February 7 21:30 UTC (lasting 20 hours and 35 minutes)
On February 7 at 21:30 UTC, our monitors detected failures creating, starting, and connecting to GitHub Codespaces in the Southeast Asia region, caused by a datacenter outage of our cloud provider. To reduce the impact to our customers during this time, we redirected codespace creations to a secondary location, allowing new codespaces to be used. Codespaces in that region recovered automatically when the datacenter recovered, allowing existing codespaces in the region to be restarted. Codespaces in other regions were not impacted during this incident.

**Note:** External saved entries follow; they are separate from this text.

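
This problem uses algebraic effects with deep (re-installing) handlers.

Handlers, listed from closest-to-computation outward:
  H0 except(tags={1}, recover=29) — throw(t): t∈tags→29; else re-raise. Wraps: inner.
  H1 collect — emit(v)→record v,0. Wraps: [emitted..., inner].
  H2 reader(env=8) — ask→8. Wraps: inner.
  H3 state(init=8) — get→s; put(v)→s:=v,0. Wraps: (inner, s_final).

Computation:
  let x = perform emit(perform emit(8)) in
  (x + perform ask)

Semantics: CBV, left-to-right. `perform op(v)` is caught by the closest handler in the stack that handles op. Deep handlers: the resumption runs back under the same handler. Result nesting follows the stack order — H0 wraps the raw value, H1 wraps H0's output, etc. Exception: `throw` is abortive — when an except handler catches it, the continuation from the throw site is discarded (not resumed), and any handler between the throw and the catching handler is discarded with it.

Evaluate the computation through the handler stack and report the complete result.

Answer: ([8, 0, 8], 8)

Working:
emit(8) @ H1 ⇒ out+=8
emit(0) @ H1 ⇒ out+=0
ask @ H2 ⇒ 8
H0 returns 8
H1 returns [8, 0, 8]
H2 returns [8, 0, 8]
H3 returns ([8, 0, 8], 8)
= ([8, 0, 8], 8)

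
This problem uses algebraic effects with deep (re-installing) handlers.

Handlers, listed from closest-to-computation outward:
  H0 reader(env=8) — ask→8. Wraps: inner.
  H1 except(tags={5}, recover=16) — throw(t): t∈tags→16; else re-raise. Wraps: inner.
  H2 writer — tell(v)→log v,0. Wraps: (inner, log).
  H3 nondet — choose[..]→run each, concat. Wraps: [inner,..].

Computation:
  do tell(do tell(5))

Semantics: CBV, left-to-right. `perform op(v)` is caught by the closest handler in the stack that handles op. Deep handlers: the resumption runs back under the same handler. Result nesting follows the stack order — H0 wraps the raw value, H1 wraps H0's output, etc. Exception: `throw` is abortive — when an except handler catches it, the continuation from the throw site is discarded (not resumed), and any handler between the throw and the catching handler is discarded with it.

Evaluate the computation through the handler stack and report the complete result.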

Based on learnings from this incident, we are evaluating expanding our regional redundancy and have started making architectural changes to better handle temporary regional and datacenter outages, including more regularly exercising our failover capabilities.
February 18 02:36 UTC (lasting 2 hours and 26 minutes)
On February 18 at 02:36 UTC, we became aware of errors in our application code pointing to connectivity issues to our MySQL databases. Upon investigation, we believe these errors were due to a few unhealthy deployments of our sharding middleware. At 03:30 UTC, we performed a re-deployment of the database infrastructure in an effort to remediate. Unfortunately, this propagated the issue to all Kubernetes pods, leading to system-wide errors. As a result, multiple services returned 500 error responses and GitHub users were experiencing issues signing in to GitHub.com.
At 04:30 UTC, we found that the database topology in 30% of our deployments was corrupted, which prevented applications from connecting to the database. We applied a copy of the correct database topology to all deployments, which resolved the errors across services by 05:00 UTC. Users were then able to sign in to GitHub.com.
To help prevent future incidents, we added a monitor to detect database topology errors so we can identify this well in advance of these changes impacting production systems. We have also improved our observability around topology reloads, both successful and erroneous ones. We are also doing a deeper review of the contributing factors to this incident to learn and improve both our architecture and operations to prevent a recurrence.
February 28 16:05 UTC (lasting 1 hour and 26 minutes)
On February 28 at 16:05 UTC, we were notified of degraded performance for GitHub Codespaces. We resolved the incident at 17:31 UTC.
Due to the recency of this incident, we are still investigating the contributing factors and will provide a more detailed update in next month’s report.